# Arowana swimming at an angle



## BluEwOrM (Jul 2, 2010)

Ive been super busy with school and today I checked up on my arowana, I notice the eyes are cloudy and he is not eating. After closer examination I noticed the rear end of the fish near the tail is seemingly too buoyant and is floating above the water, although the fish seems active.

The first thing I did was changed the water and added salt and melafix for his cloud eye.

Anyone know what else could be wrong with him?

Thanks


----------



## charles (Apr 21, 2010)

you should also test the water.


----------



## Victor (Apr 21, 2010)

Does he look bloated?

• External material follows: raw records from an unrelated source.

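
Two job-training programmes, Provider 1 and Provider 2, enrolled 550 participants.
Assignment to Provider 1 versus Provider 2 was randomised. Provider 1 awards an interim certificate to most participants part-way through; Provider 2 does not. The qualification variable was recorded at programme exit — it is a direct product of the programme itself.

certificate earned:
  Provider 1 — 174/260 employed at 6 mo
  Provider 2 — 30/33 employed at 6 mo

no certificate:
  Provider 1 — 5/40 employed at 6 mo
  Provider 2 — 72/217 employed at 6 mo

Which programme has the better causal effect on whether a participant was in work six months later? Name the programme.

Provider 1

The stratified and pooled comparisons disagree (Provider 2 wins within each qualification attained during the programme; Provider 1 wins overall), so the answer turns on the causal role of qualification attained during the programme.
Because the programme influences qualification attained during the programme, qualification attained during the programme is a post-treatment mediator, not a confounder. Stratifying on it would bias the estimate; the causal effect is the crude pooled difference.
Pooled: Provider 1 59.7% vs Provider 2 40.8%; Provider 1 is higher overall.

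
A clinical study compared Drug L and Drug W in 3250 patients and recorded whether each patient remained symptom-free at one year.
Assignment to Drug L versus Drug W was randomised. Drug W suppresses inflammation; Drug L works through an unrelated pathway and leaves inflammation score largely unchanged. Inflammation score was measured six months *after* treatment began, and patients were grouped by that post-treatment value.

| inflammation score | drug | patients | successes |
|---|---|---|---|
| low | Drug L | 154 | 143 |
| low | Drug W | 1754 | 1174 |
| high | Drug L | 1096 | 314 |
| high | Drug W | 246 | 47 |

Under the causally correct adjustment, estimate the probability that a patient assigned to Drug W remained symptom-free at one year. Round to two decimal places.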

Swim bladder problem maybe?


----------



## BluEwOrM (Jul 2, 2010)

I dont see any bloating at all, hes very slim in the stomach actually. =(


----------



## stratos (Apr 21, 2010)

It sounds like your fish is ill or very stressed; post a video if you can and you might get a more accurate diagnosis.


----------



## BluEwOrM (Jul 2, 2010)

I am in the midst of final exams... I dont own a camera that can take decent pics or video =(

I really hope 2 water changes per day and the addition of salt and melafix will do the trick.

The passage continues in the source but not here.